CheckpointFunction 繼承了torch.autograd.Function。

我們可以對Function進行拓展，使其滿足我們自己的需要，而拓展就需要自定義Function的forward運算，以及對應的backward運算，同時在forward中需要通過保存輸入值用於backward。

forward函輸入tensor,計算輸出tensor。
- 在前向傳播過程中，Checkpointing 參數 function 是運行在 torch.no_grad 模式，這樣就不會計算中間激活值了。
- 向前傳遞保存輸入元組和function參數。
- 對於CheckpointFunction來說，還是需要在forward之中存儲一些另外的信息（就是上面說的 rng 信息），以供后向傳播時候計算使用。
- 進行前向傳播返回激活值。
backward函數接收相對於某個標量值的輸出張量的梯度，並且計算關於該相同標量值的輸入張量的梯度。
- 在向后傳遞中，保存的輸入和function被取出。
- function將再次被計算，這次會跟蹤中間激活值，然后使用這些激活值計算梯度。

"""
我們可以通過建立torch.autograd的子類來實現我們自定義的autograd函數，
並完成張量的正向和反向傳播。
"""
class CheckpointFunction(torch.autograd.Function):

    @staticmethod
    def forward(ctx, run_function, preserve_rng_state, *args):
        """
        在forward函數中，接收包含輸入的Tensor並返回包含輸出的Tensor。
        ctx是環境變量，用於提供反向傳播是需要的信息。我們可以使用上下文對象來緩存對象，以便在反向傳播中使用。可通過ctx.save_for_backward方法緩存數據，save_for_backward只能傳入Variable或是Tensor的變量。
        """
        check_backward_validity(args)
        # 保存前向傳播函數
        ctx.run_function = run_function
        ctx.preserve_rng_state = preserve_rng_state
        ctx.had_autocast_in_fwd = torch.is_autocast_enabled()
        if preserve_rng_state:
            ctx.fwd_cpu_state = torch.get_rng_state()
            # Don't eagerly initialize the cuda context by accident.
            # (If the user intends that the context is initialized later, within their
            # run_function, we SHOULD actually stash the cuda state here.  Unfortunately,
            # we have no way to anticipate this will happen before we run the function.)
            # 存儲前向傳播時候的設備狀態
            ctx.had_cuda_in_fwd = False
            if torch.cuda._initialized:
                ctx.had_cuda_in_fwd = True
                ctx.fwd_gpu_devices, ctx.fwd_gpu_states = get_device_states(*args)

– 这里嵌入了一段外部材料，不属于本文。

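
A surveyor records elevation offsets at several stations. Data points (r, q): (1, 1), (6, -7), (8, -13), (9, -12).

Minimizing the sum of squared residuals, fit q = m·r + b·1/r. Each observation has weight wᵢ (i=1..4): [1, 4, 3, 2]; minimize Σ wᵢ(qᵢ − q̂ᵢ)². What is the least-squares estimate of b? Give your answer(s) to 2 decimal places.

b = 2.77

AᵀWA·[m, b]ᵀ = AᵀWq reads: 499·m + 10·b = -695;  10·m + (6131/5184)·b = -269/24.
Eliminating b: (6131/5184)·(row 1) − 10·(row 2) gives (2540969/5184)·m = (6131/5184)·(-695) − 10·(-269/24) = -3680005/5184, so m = -3680005/2540969.
Then b = ((-269/24) − 10·(-3680005/2540969))/(6131/5184) = 7034904/2540969.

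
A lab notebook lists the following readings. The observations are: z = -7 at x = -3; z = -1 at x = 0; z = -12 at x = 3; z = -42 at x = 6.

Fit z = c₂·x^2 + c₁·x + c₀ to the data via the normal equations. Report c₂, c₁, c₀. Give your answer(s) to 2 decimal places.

c₂ = -1.00, c₁ = -0.87, c₀ = -0.70

Sums needed: Σx^2·x^2 = 1458, Σx^2·x = 216, Σx^2 = 54, Σx·x = 54, Σx = 6, Σ1 = 4.
For Aᵀz: Σx^2·z = -1683, Σx·z = -267, Σz = -62.
So AᵀA·[c₂, c₁, c₀]ᵀ = Aᵀz: [[1458, 216, 54]; [216, 54, 6]; [54, 6, 4]]·[c₂, c₁, c₀]ᵀ = [-1683, -267, -62]ᵀ.
Inverting the 3×3 Gram matrix, [c₂, c₁, c₀]ᵀ = [-1, -13/15, -7/10]ᵀ.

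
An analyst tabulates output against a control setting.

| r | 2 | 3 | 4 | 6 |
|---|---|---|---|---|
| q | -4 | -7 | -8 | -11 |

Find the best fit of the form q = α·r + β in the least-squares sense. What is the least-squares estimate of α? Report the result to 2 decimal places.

α = -1.66

Forming AᵀA = [[65, 15]; [15, 4]] and Aᵀq = [-127, -30]ᵀ gives AᵀA·[α, β]ᵀ = Aᵀq.
Eliminating β: 4·(row 1) − 15·(row 2) gives 35·α = 4·(-127) − 15·(-30) = -58, so α = -58/35.
Then β = ((-30) − 15·(-58/35))/4 = -9/7.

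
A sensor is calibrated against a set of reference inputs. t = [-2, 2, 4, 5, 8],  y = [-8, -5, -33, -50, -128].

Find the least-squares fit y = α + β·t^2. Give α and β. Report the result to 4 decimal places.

Entries of XᵀX: Σ1 = 5, Σt^2 = 113, Σt^2·t^2 = 5009.
Right-hand side: Σy = -224, Σt^2·y = -10022.
So XᵀX·[α, β]ᵀ = Xᵀy: [[5, 113]; [113, 5009]]·[α, β]ᵀ = [-224, -10022]ᵀ.
Determinant 5·5009 − 113² = 12276.
α = ((-224)·5009 − 113·(-10022))/12276 = 1745/2046; β = (5·(-10022) − 113·(-224))/12276 = -4133/2046.

α = 0.8529, β = -2.0200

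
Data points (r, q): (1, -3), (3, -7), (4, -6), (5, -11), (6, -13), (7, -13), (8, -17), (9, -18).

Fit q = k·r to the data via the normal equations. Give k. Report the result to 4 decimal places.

k = -2.0285

Forming MᵀM = [[281]] and Mᵀq = [-570]ᵀ gives MᵀM·[k]ᵀ = Mᵀq.
Hence k = -570 / 281 ≈ -2.02847.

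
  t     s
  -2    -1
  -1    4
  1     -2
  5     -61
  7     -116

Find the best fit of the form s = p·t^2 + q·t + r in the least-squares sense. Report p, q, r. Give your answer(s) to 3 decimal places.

p = -2.083, q = -2.400, r = 2.933

AᵀA·[p, q, r]ᵀ = Aᵀs reads: 3044·p + 460·q + 80·r = -7211;  460·p + 80·q + 10·r = -1121;  80·p + 10·q + 5·r = -176.
(Σt^2·t^2 = 3044, Σt^2·t = 460, Σt^2 = 80, Σt·t = 80, Σt = 10, Σ1 = 5, Σt^2·s = -7211, Σt·s = -1121, Σs = -176.)
Inverting the 3×3 Gram matrix, [p, q, r]ᵀ = [-25/12, -12/5, 44/15]ᵀ.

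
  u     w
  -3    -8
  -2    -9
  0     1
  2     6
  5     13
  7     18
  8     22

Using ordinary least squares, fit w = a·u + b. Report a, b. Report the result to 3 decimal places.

a = 2.784, b = -0.618

Normal-equation sums: Σu·u = 155, Σu = 17, Σ1 = 7.
And Σu·w = 421, Σw = 43.
MᵀM·[a, b]ᵀ = Mᵀw becomes [[155, 17]; [17, 7]]·[a, b]ᵀ = [421, 43]ᵀ.
Eliminating b: 7·(row 1) − 17·(row 2) gives 796·a = 7·421 − 17·43 = 2216, so a = 554/199.
Then b = (43 − 17·(554/199))/7 = -123/199.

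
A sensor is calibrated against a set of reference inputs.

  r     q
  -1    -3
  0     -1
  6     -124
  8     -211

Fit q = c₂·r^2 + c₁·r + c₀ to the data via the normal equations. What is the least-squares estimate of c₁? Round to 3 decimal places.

Compute the Gram sums: Σr^2·r^2 = 5393, Σr^2·r = 727, Σr^2 = 101, Σr·r = 101, Σr = 13, Σ1 = 4.
For Aᵀq: Σr^2·q = -17971, Σr·q = -2429, Σq = -339.
Row-reducing yields c₂ = -263/89, c₁ = -1128/445, c₀ = -844/445.

c₁ = -2.535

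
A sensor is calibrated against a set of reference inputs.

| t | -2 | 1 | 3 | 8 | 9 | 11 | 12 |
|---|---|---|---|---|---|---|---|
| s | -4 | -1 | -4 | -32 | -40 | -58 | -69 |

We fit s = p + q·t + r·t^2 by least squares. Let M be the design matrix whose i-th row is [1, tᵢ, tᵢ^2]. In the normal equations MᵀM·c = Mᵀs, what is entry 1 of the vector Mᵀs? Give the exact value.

Entry 1 ↔ basis 1, so (Mᵀs)_{1} = Σᵢ sᵢ = (1)·(-4) + (1)·(-1) + (1)·(-4) + (1)·(-32) + (1)·(-40) + (1)·(-58) + (1)·(-69) = -208.

-208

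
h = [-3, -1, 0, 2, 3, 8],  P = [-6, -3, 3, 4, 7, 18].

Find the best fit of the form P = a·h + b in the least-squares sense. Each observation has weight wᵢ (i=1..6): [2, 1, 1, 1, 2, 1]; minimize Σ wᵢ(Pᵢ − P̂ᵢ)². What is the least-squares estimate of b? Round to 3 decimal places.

b = 0.557

The normal system AᵀWA·[a, b]ᵀ = AᵀWP is [[105, 9]; [9, 8]]·[a, b]ᵀ = [233, 24]ᵀ.
Δ = 105·8 − 9² = 759.
a = (233·8 − 9·24)/759 = 1648/759; b = (105·24 − 9·233)/759 = 141/253.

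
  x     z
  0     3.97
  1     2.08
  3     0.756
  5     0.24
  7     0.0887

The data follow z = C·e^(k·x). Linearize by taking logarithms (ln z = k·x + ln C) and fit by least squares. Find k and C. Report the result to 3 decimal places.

k = -0.541, C = 3.771

Let Y = ln z. Fitting Y = k·x + ln C by least squares:
XᵀX = [[84.0000, 16.0000]; [16.0000, 5]], rhs = [-24.1998, -2.0182]ᵀ  (here Σx = 16.0000, Σ(x)² = 84.0000, Σln z = -2.0182, Σx·ln z = -24.1998).
Solving (det = 164.0000): k = -0.54090, ln C = 1.32725, so C = exp(1.32725) = 3.77066.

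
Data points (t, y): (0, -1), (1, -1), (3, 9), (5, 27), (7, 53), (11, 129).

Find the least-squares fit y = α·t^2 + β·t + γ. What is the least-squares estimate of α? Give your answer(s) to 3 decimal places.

The normal system XᵀX·[α, β, γ]ᵀ = Xᵀy is [[17749, 1827, 205]; [1827, 205, 27]; [205, 27, 6]]·[α, β, γ]ᵀ = [18961, 1951, 216]ᵀ.
Solving the 3×3 system (Gaussian elimination) gives α = 61131/59305, β = 33133/59305, γ = -102761/59305.

α = 1.031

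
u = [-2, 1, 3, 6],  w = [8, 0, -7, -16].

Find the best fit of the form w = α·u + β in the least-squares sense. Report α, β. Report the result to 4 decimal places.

From the data, Σu·u = 50, Σu = 8, Σ1 = 4.
Moment sums: Σu·w = -133, Σw = -15.
Normal equations: [[50, 8]; [8, 4]]·[α, β]ᵀ = [-133, -15]ᵀ.
Δ = 50·4 − 8² = 136.
α = ((-133)·4 − 8·(-15))/136 = -103/34; β = (50·(-15) − 8·(-133))/136 = 157/68.

α = -3.0294, β = 2.3088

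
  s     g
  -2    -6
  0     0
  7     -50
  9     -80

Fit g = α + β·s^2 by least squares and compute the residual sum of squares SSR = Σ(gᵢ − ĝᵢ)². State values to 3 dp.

XᵀX·[α, β]ᵀ = Xᵀg reads: 4·α + 134·β = -136;  134·α + 8978·β = -8954.
(Σ1 = 4, Σs^2 = 134, Σs^2·s^2 = 8978, Σg = -136, Σs^2·g = -8954.)
Δ = 4·8978 − 134² = 17956.
α = ((-136)·8978 − 134·(-8954))/17956 = -79/67; β = (4·(-8954) − 134·(-136))/17956 = -4398/4489.
Residuals: -4049/4489, 79/67, -3655/4489, 2411/4489; SSR = 14164/4489.

SSR = 3.155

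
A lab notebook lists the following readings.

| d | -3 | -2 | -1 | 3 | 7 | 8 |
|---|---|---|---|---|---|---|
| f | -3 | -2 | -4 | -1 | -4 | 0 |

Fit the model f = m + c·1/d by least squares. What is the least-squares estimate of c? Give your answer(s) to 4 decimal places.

c = 1.7688

The normal equations are: 6·m + (-69/56)·c = -14;  (-69/56)·m + (42569/28224)·c = 107/21.
(Σ1 = 6, Σ1/d = -69/56, Σ1/d·1/d = 42569/28224, Σf = -14, Σ1/d·f = 107/21.)
Determinant 6·(42569/28224) − (-69/56)² = 70855/9408.
m = ((-14)·(42569/28224) − (-69/56)·(107/21))/(70855/9408) = -418774/212565; c = (6·(107/21) − (-69/56)·(-14))/(70855/9408) = 125328/70855.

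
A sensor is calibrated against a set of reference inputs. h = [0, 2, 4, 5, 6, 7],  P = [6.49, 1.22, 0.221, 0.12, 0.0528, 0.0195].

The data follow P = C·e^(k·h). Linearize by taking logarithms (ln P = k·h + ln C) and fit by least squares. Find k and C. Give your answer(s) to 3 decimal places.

k = -0.815, C = 6.369

With ln Pᵢ as the transformed response and hᵢ as the regressor:
XᵀX = [[130.0000, 24.0000]; [24.0000, 6]], rhs = [-61.4508, -8.4393]ᵀ  (here Σh = 24.0000, Σ(h)² = 130.0000, Σln P = -8.4393, Σh·ln P = -61.4508).
Slope k = (n·Σh·ln P − Σh·Σln P)/(n·Σ(h)² − (Σh)²) = (6·-61.4508 − 24.0000·-8.4393)/204.0000 = -0.81452; ln C = (Σln P − k·Σh)/n = 1.85151, so C = exp(1.85151) = 6.36941.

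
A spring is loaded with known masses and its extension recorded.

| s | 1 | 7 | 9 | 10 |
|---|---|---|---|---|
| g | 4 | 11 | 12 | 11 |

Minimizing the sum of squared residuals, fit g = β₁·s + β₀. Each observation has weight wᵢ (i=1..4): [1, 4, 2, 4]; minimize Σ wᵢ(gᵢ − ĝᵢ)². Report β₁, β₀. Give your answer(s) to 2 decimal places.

β₁ = 0.71, β₀ = 4.91

With design matrix A, AᵀWA = [[759, 87]; [87, 11]] and AᵀWg = [968, 116]ᵀ.
Eliminating β₀: 11·(row 1) − 87·(row 2) gives 780·β₁ = 11·968 − 87·116 = 556, so β₁ = 139/195.
Then β₀ = (116 − 87·(139/195))/11 = 319/65.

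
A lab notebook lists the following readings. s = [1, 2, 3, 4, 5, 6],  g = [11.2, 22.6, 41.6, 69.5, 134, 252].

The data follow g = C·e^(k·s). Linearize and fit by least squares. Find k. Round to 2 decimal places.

Let Y = ln g. Fitting Y = k·s + ln C by least squares:
XᵀX = [[91.0000, 21.0000]; [21.0000, 6]], rhs = [94.4672, 23.9306]ᵀ  (here Σs = 21.0000, Σ(s)² = 91.0000, Σln g = 23.9306, Σs·ln g = 94.4672).
Slope k = (n·Σs·ln g − Σs·Σln g)/(n·Σ(s)² − (Σs)²) = (6·94.4672 − 21.0000·23.9306)/105.0000 = 0.61201; ln C = (Σln g − k·Σs)/n = 1.84638.

k = 0.61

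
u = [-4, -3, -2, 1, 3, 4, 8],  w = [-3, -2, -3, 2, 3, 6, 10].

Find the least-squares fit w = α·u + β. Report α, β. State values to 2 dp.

α = 1.13, β = 0.73

From the data, Σu·u = 119, Σu = 7, Σ1 = 7.
Right-hand side: Σu·w = 139, Σw = 13.
Normal equations: [[119, 7]; [7, 7]]·[α, β]ᵀ = [139, 13]ᵀ.
Eliminating β: 7·(row 1) − 7·(row 2) gives 784·α = 7·139 − 7·13 = 882, so α = 9/8.
Then β = (13 − 7·(9/8))/7 = 41/56.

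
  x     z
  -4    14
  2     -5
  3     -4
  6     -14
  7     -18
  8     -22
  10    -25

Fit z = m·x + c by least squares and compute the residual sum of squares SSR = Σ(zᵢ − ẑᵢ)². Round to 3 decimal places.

Forming AᵀA = [[278, 32]; [32, 7]] and Aᵀz = [-714, -74]ᵀ gives AᵀA·[m, c]ᵀ = Aᵀz.
det = 278·7 − 32² = 922.
m = ((-714)·7 − 32·(-74))/922 = -1315/461; c = (278·(-74) − 32·(-714))/922 = 1138/461.
Residuals: 56/461, -813/461, 963/461, 298/461, -231/461, -760/461, 487/461; SSR = 5528/461.

SSR = 11.991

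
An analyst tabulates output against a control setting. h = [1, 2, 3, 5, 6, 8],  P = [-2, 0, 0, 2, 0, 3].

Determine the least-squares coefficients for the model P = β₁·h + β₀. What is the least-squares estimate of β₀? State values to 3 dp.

β₀ = -1.833

The normal equations are: 139·β₁ + 25·β₀ = 32;  25·β₁ + 6·β₀ = 3.
(Σh·h = 139, Σh = 25, Σ1 = 6, Σh·P = 32, ΣP = 3.)
Determinant 139·6 − 25² = 209.
β₁ = (32·6 − 25·3)/209 = 117/209; β₀ = (139·3 − 25·32)/209 = -383/209.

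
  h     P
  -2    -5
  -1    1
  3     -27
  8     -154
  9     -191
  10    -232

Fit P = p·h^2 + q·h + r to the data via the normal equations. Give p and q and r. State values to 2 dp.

p = -2.06, q = -2.57, r = -0.80

Compute the Gram sums: Σh^2·h^2 = 20755, Σh^2·h = 2259, Σh^2 = 259, Σh·h = 259, Σh = 27, Σ1 = 6.
Moment sums: Σh^2·P = -48789, Σh·P = -5343, ΣP = -608.
Normal equations: [[20755, 2259, 259]; [2259, 259, 27]; [259, 27, 6]]·[p, q, r]ᵀ = [-48789, -5343, -608]ᵀ.
Inverting the 3×3 Gram matrix, [p, q, r]ᵀ = [-746999/362392, -930273/362392, -36338/45299]ᵀ.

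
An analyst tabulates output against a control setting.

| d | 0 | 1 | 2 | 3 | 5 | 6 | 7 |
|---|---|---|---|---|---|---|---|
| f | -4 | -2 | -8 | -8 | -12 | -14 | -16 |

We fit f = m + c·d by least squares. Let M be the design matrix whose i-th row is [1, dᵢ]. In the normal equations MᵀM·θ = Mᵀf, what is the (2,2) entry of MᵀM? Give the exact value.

Row 2 ↔ basis d, column 2 ↔ basis d, so (MᵀM)_{2,2} = Σᵢ (d)·(d) = (0)·(0) + (1)·(1) + (2)·(2) + (3)·(3) + (5)·(5) + (6)·(6) + (7)·(7) = 124.

124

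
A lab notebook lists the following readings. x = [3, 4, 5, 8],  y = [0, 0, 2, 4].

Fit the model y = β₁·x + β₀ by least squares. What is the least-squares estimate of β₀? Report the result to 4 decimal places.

Compute the Gram sums: Σx·x = 114, Σx = 20, Σ1 = 4.
Right-hand side: Σx·y = 42, Σy = 6.
AᵀA·[β₁, β₀]ᵀ = Aᵀy becomes [[114, 20]; [20, 4]]·[β₁, β₀]ᵀ = [42, 6]ᵀ.
Δ = 114·4 − 20² = 56.
β₁ = (42·4 − 20·6)/56 = 6/7; β₀ = (114·6 − 20·42)/56 = -39/14.

β₀ = -2.7857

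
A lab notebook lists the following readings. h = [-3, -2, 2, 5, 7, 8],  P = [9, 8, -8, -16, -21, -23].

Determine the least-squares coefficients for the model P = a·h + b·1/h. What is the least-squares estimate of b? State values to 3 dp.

b = -4.136

Sums needed: Σh·h = 155, Σh·1/h = 6, Σ1/h·1/h = 484849/705600.
And Σh·P = -470, Σ1/h·P = -803/40.
XᵀX·[a, b]ᵀ = XᵀP becomes [[155, 6]; [6, 484849/705600]]·[a, b]ᵀ = [-470, -803/40]ᵀ.
Δ = 155·(484849/705600) − 6² = 9949999/141120.
a = ((-470)·(484849/705600) − 6·(-803/40))/(9949999/141120) = -28577902/9949999; b = (155·(-803/40) − 6·(-470))/(9949999/141120) = -41154120/9949999.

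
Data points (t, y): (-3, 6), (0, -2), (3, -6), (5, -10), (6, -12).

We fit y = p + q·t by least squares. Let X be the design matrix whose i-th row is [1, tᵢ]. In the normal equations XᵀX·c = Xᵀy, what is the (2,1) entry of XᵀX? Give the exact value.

11

Row 2 ↔ basis t, column 1 ↔ basis 1, so (XᵀX)_{2,1} = Σᵢ t = (-3)·(1) + (0)·(1) + (3)·(1) + (5)·(1) + (6)·(1) = 11.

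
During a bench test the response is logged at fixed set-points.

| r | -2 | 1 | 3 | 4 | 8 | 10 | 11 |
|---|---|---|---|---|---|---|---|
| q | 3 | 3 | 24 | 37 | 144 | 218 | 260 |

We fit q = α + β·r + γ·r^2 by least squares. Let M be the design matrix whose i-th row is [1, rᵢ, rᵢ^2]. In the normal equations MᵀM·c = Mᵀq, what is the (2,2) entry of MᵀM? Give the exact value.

315

Row 2 ↔ basis r, column 2 ↔ basis r, so (MᵀM)_{2,2} = Σᵢ (r)·(r) = (-2)·(-2) + (1)·(1) + (3)·(3) + (4)·(4) + (8)·(8) + (10)·(10) + (11)·(11) = 315.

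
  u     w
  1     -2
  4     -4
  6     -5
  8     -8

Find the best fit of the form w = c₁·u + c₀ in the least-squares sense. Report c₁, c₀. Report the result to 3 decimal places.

Entries of MᵀM: Σu·u = 117, Σu = 19, Σ1 = 4.
And Σu·w = -112, Σw = -19.
Normal equations: [[117, 19]; [19, 4]]·[c₁, c₀]ᵀ = [-112, -19]ᵀ.
Δ = 117·4 − 19² = 107.
c₁ = ((-112)·4 − 19·(-19))/107 = -87/107; c₀ = (117·(-19) − 19·(-112))/107 = -95/107.

c₁ = -0.813, c₀ = -0.888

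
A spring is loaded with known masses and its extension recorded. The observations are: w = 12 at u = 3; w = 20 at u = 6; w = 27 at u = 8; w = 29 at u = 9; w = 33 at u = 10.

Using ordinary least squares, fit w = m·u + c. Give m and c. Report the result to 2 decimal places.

Setting ∂/∂m … = 0 gives: 290·m + 36·c = 963;  36·m + 5·c = 121.
Eliminating c: 5·(row 1) − 36·(row 2) gives 154·m = 5·963 − 36·121 = 459, so m = 459/154.
Then c = (121 − 36·(459/154))/5 = 211/77.

m = 2.98, c = 2.74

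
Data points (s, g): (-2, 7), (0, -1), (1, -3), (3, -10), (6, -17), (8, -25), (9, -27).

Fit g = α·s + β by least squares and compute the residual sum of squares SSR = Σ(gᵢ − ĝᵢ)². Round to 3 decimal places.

From the data, Σs·s = 195, Σs = 25, Σ1 = 7.
Moment sums: Σs·g = -592, Σg = -76.
Eliminating β: 7·(row 1) − 25·(row 2) gives 740·α = 7·(-592) − 25·(-76) = -2244, so α = -561/185.
Then β = ((-76) − 25·(-561/185))/7 = -1/37.
Residuals: 178/185, -36/37, 11/185, -162/185, 226/185, -132/185, 59/185; SSR = 878/185.

SSR = 4.746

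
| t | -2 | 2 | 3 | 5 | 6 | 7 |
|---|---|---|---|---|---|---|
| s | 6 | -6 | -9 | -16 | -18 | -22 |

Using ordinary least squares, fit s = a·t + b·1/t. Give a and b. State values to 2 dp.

a = -3.12, b = 0.54

Sums needed: Σt·t = 127, Σt·1/t = 6, Σ1/t·1/t = 30839/44100.
And Σt·s = -393, Σ1/t·s = -642/35.
XᵀX·[a, b]ᵀ = Xᵀs becomes [[127, 6]; [6, 30839/44100]]·[a, b]ᵀ = [-393, -642/35]ᵀ.
Eliminating b: (30839/44100)·(row 1) − 6·(row 2) gives (2328953/44100)·a = (30839/44100)·(-393) − 6·(-642/35) = -2422069/14700, so a = -7266207/2328953.
Then b = ((-642/35) − 6·(-7266207/2328953))/(30839/44100) = 1254960/2328953.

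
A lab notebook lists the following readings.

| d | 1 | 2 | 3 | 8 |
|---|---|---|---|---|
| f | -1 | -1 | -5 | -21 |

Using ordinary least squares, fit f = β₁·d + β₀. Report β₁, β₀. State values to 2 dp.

Setting ∂/∂β₁ … = 0 gives: 78·β₁ + 14·β₀ = -186;  14·β₁ + 4·β₀ = -28.
(Σd·d = 78, Σd = 14, Σ1 = 4, Σd·f = -186, Σf = -28.)
Determinant 78·4 − 14² = 116.
β₁ = ((-186)·4 − 14·(-28))/116 = -88/29; β₀ = (78·(-28) − 14·(-186))/116 = 105/29.

β₁ = -3.03, β₀ = 3.62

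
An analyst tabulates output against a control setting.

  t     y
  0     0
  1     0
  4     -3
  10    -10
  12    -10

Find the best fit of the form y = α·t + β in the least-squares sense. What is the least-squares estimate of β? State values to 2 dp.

Compute the Gram sums: Σt·t = 261, Σt = 27, Σ1 = 5.
And Σt·y = -232, Σy = -23.
Eliminating β: 5·(row 1) − 27·(row 2) gives 576·α = 5·(-232) − 27·(-23) = -539, so α = -539/576.
Then β = ((-23) − 27·(-539/576))/5 = 29/64.

β = 0.45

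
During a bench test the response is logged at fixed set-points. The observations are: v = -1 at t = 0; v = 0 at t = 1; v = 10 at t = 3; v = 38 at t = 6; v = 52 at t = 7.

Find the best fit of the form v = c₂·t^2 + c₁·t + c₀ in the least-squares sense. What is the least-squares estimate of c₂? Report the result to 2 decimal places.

With design matrix A, AᵀA = [[3779, 587, 95]; [587, 95, 17]; [95, 17, 5]] and Aᵀv = [4006, 622, 99]ᵀ.
Inverting the 3×3 Gram matrix, [c₂, c₁, c₀]ᵀ = [343/346, 661/1038, -623/519]ᵀ.

c₂ = 0.99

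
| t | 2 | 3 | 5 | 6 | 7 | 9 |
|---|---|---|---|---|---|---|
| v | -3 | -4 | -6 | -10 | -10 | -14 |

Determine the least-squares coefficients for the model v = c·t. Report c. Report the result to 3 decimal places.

Normal-equation sums: Σt·t = 204.
Moment sums: Σt·v = -304.
Hence c = -304 / 204 ≈ -1.4902.

c = -1.490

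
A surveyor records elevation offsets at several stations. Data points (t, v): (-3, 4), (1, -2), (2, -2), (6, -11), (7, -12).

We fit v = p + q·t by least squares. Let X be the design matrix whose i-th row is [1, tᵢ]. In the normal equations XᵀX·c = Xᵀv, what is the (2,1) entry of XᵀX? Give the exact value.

Row 2 ↔ basis t, column 1 ↔ basis 1, so (XᵀX)_{2,1} = Σᵢ t = (-3)·(1) + (1)·(1) + (2)·(1) + (6)·(1) + (7)·(1) = 13.

13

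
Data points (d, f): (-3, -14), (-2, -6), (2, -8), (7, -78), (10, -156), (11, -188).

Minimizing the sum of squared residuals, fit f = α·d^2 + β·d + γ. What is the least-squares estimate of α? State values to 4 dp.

α = -1.5095

AᵀA·[α, β, γ]ᵀ = Aᵀf reads: 27155·α + 2647·β + 287·γ = -42352;  2647·α + 287·β + 25·γ = -4136;  287·α + 25·β + 6·γ = -450.
Row-reducing yields α = -263391/174494, β = -67311/174494, γ = -103859/87247.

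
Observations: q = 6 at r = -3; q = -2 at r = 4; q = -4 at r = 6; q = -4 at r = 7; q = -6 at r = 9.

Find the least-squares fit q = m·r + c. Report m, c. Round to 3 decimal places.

m = -1.009, c = 2.643

The normal equations are: 191·m + 23·c = -132;  23·m + 5·c = -10.
Δ = 191·5 − 23² = 426.
m = ((-132)·5 − 23·(-10))/426 = -215/213; c = (191·(-10) − 23·(-132))/426 = 563/213.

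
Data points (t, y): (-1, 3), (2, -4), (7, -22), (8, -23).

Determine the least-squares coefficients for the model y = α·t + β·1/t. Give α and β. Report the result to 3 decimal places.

α = -2.982, β = 0.706

Sums needed: Σt·t = 118, Σt·1/t = 4, Σ1/t·1/t = 4033/3136.
And Σt·y = -349, Σ1/t·y = -617/56.
AᵀA·[α, β]ᵀ = Aᵀy becomes [[118, 4]; [4, 4033/3136]]·[α, β]ᵀ = [-349, -617/56]ᵀ.
Eliminating β: (4033/3136)·(row 1) − 4·(row 2) gives (212859/1568)·α = (4033/3136)·(-349) − 4·(-617/56) = -1269309/3136, so α = -423103/141906.
Then β = ((-617/56) − 4·(-423103/141906))/(4033/3136) = 50120/70953.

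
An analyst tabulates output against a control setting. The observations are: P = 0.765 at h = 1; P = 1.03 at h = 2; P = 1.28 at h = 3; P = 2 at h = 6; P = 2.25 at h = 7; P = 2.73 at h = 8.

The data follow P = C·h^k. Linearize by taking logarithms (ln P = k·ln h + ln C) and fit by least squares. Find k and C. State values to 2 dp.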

        # Save non-tensor inputs in ctx, keep a placeholder None for tensors
        # to be filled out during the backward.
        ctx.inputs = [] 
        ctx.tensor_indices = []
        tensor_inputs = []
        for i, arg in enumerate(args): # 存儲輸入數值
            if torch.is_tensor(arg):
                tensor_inputs.append(arg)
                ctx.tensor_indices.append(i)
                ctx.inputs.append(None)
            else:
                ctx.inputs.append(arg)

        # `saved_for_backward`是會保留此input的全部信息, 並避免in-place操作導致的input在backward被修改的情況. 它是將函數的輸入參數保存起來以便后面在求導時候再使用，起前向反向傳播中協調作用。      
        ctx.save_for_backward(*tensor_inputs)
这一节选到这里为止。